Many (most?) older "enterprise" non-phone devices (think WinCE, Windows Embedded Handheld 8, and yes, Android whatever version) are locked down to a single application anyway, with the users not allowed to install other applications (thus preventing the devices from running the malicious code).

Serious enterprises do MDM and lock down phones.
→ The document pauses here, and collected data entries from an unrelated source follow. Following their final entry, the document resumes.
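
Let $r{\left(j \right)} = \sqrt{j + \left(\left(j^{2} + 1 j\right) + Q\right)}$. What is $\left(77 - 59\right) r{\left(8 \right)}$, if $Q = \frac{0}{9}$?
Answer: $72 \sqrt{5} \approx 161.0$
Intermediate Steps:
$Q = 0$ ($Q = 0 \cdot \frac{1}{9} = 0$)
$r{\left(j \right)} = \sqrt{j^{2} + 2 j}$ ($r{\left(j \right)} = \sqrt{j + \left(\left(j^{2} + 1 j\right) + 0\right)} = \sqrt{j + \left(\left(j^{2} + j\right) + 0\right)} = \sqrt{j + \left(\left(j + j^{2}\right) + 0\right)} = \sqrt{j + \left(j + j^{2}\right)} = \sqrt{j^{2} + 2 j}$)
$\left(77 - 59\right) r{\left(8 \right)} = \left(77 - 59\right) \sqrt{8 \left(2 + 8\right)} = 18 \sqrt{8 \cdot 10} = 18 \sqrt{80} = 18 \cdot 4 \sqrt{5} = 72 \sqrt{5}$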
Even without MDM, if you use something like Google for your IdP, you can disallow devices from accessing company accounts if they've been rooted or bootloader-unlocked from the Google Admin console.

I hate BYOD, by the way.

Re:This is overblown

The attack demo was made with running javascript code...
Since it use interrupt timing, the fix was to disable high precision timer in the web browser.

2015?

> Older devices that will never be patched -- older than Marshmallow, for example -- should be replaced to ensure security, says Bridgeway.

A Google search reveals it was shown in May, 2015 and stable 6.01 was released in October. So, they're saying anything older than that is compromised.

Nice.

For desktops, it will be AMD from now on -- if Intel did this on purpose, it will cost them dearly; for mobile, I'll have to check, but Asus seem to use Intel, so... no Asus, for starters.

2015 my arse.

It's not just the enterprise

I have 4 tablets here at home, running Android 2.1, 4.3, 4.4 and 6.0.

None of these have ever seen a single OS update throughout their entire lifetimes. "Too old"? When I buy a brand new tablet, I'd expect to leave the store, get home, look for updates, and find *something*. But no, these have all been abandonware the moment I've left the store.

I'm done with Android. And I refuse to give Apple a penny. What does that leave me with?

Consider that yet, my Windows Phone, a "dead" platform that has never seen any market share, was already patched a few weeks ago. WTF?